Debra Raggio, assistant general counsel and v.p. for government and regulatory affairs at GenOn, explained how Federal Power Act sec. 202(c) allows the DOE to direct a generating plant to operate to ensure reliability in cases of war or emergency. But while that section in fact creates a reliability safety valve, it offers no immunity from liability under environmental laws. To avoid any penalty for unauthorized emissions, the owner must shut down—even though a “knowing and willful” violation of a must-run order could land the owner behind bars. So when Wellinghoff asked her opinion of section 202(c), Raggio felt herself cornered:

“I’m having to say which thing I want, penalty or jail.”

The problem involved legislative interpretation: “Our legal advice directs us that the Clean Air Act actually would trump the Federal Power Act … because there is no carve-out for reliability in the Clean Air Act, which came after.

“My personal opinion is: nobody thought of this.”


Going Public

The safety valve idea also would beg the question of how many hours a unit would be allowed to run if it should qualify for a reliability exemption. Would the plant then earn the right to qualify for economic dispatch in any hour, to earn market revenues and cover costs, or would it be limited to running only in those few hours crucial to reliability? Could EPA force a safety-valve plant to curtail its run times to minimize health risks from the resulting emissions?
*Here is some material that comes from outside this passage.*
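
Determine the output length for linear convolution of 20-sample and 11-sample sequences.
Linear/full convolution length: m + n - 1 = 20 + 11 - 1 = 30

30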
And what agency would make the safety valve finding? Commissioner Moeller, for one, questioned how FERC might make the process work, since the ultimate decision of whether a generator could qualify for a waiver of the MATS compliance deadline would remain EPA’s call, with NERC and FERC able only to give expert advice to EPA.

In fact, just last month the FERC denied a petition by the South Carolina Public Service Commission that had asked FERC to create a joint federal-state board to study the impact of EPA rules on reliability and affordability of electric power in the Palmetto State. FERC ruled that the petition failed to identify any matter “cognizable under Part II of the Federal Power Act.” (Docket EL11-62, Jan. 19, 2012, 138 FERC ¶61,040.)

Above all, many at the conference felt that any safety valve option would depend primarily on generators providing timely notice of their retirement or retrofit plans—at least two years’ notice, for example, under the RTO safety valve proposal tendered to EPA.

At one point Commissioner La Fleur asked how much advance knowledge planning authorities typically have about when a power plant owner might be thinking of retiring a unit, and whether FERC should consider reviewing rules governing plant retirements.

According to PJM’s Kormos, an RTO often has information about generator plans, but “we just can’t go public with it.”

Yet a generator who bids in an RTO forward capacity market surely is revealing something about future plans, and Kormos acknowledged that when PJM puts a grid upgrade in an upcoming RTO transmission expansion plan, “we have to state what the need is,” which also tends to reveal generator intentions.

And when pressed by Commissioner Norris, Kormos appeared optimistic:

“We’re working with our generation owners. I think … that if we went to them and said we need to pull the trigger now; we need you to let us announce you’re going to retire this unit … my guess is right now, based on our history, they would let us, and they would work with us to do that.”